World-famous skater “Mr. Debonair” Richard Dwyer, who starred in thousands of shows including Ice Follies and Ice Capades during his long and storied career and who started National Showcase, said the judges were shaking with laughter during the number. He came into the stands wanting to know who choreographed the piece. When he was told Gia Guddat, his response was a simple, “of course!” Later, he told Gia he wanted to visit Sun Valley to see what was inspiring that level of creativity on the ice.
Joyce Chan practices her award winning performance to Skyfall
The winning group was comprised of: Antonia Avery, Isabella Bourret, Joyce Chan, Sage Curtis, Alexandra Harten, Blake Letourneau, Lane Letourneau, Katie Peters, Alex Stuessi and Emma Stuessi. Coaches Holly Wheeler and Guddat traveled with the group providing not only coaching, but all costuming, hair, makeup and moral support. Many parents also traveled to Cape Cod to cheer on the girls.

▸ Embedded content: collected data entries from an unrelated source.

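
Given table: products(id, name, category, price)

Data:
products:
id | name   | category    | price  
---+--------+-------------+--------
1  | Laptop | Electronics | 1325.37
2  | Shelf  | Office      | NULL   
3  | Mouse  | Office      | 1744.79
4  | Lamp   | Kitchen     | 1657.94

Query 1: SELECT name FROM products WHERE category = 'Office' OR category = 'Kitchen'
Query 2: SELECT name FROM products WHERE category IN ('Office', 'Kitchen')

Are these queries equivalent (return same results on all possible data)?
Yes, equivalent

Both queries return: [('Lamp',), ('Mouse',), ('Shelf',)]

Reason: OR vs IN are equivalent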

The rest of the weekend offered individual and duet competitions at which Sun Valley skaters shone. Blake Letourneau, 12, dominated at the Pre-Juvenile level, becoming the Light Entertainment National Champion with a routine that featured a mannequin male partner with whom she wasn’t seeing eye-to-eye. At the Intermediate Level, 16-year-old Joyce Chan won the national title in Dramatic Entertainment with her stunning interpretation of Adele’s Skyfall. Alexandra Harten, also 16, won the Novice Light Entertainment division with a self-narrated comical piece about choosing music to skate to.
Alexandra Harten and Joyce Chan made the podium -- placing them ahead of more than 100 skaters and declaring them the best of the best
All three skaters were then invited to be judged one final time against the other winners. Blake moved to the Junior Parade of Champions and Joyce and Alex the Senior Parade of Champions according to their levels. Here, Blake ranked fifth overall in the competition against 236 other skaters. In the Senior Parade, both Alexandra and Joyce made the podium with Alexandra taking fourth and Joyce taking second, placing them in the top four skaters from 125 competitors at Nationals – the best of the best. All three girls are coached by Wheeler and Guddat and attend the Community School in Sun Valley. Guddat choreographed all of the winning individual programs.
The other athletes from Sun Valley also skated strong among tough competition. Skaters who advanced to the finals were: Lane Letourneau (Light Entertainment and Duet), Katie Peters (Light Entertainment), Emma Stuessi (Duet) and Alex Stuessi Duet). Alex Stuessi also won the bronze overall in Pre-Juvenile Dramatic Entertainment.
“The girls represented Sun Valley, our club and Idaho beautifully,” said Wheeler. “We couldn’t be more proud of all of them.”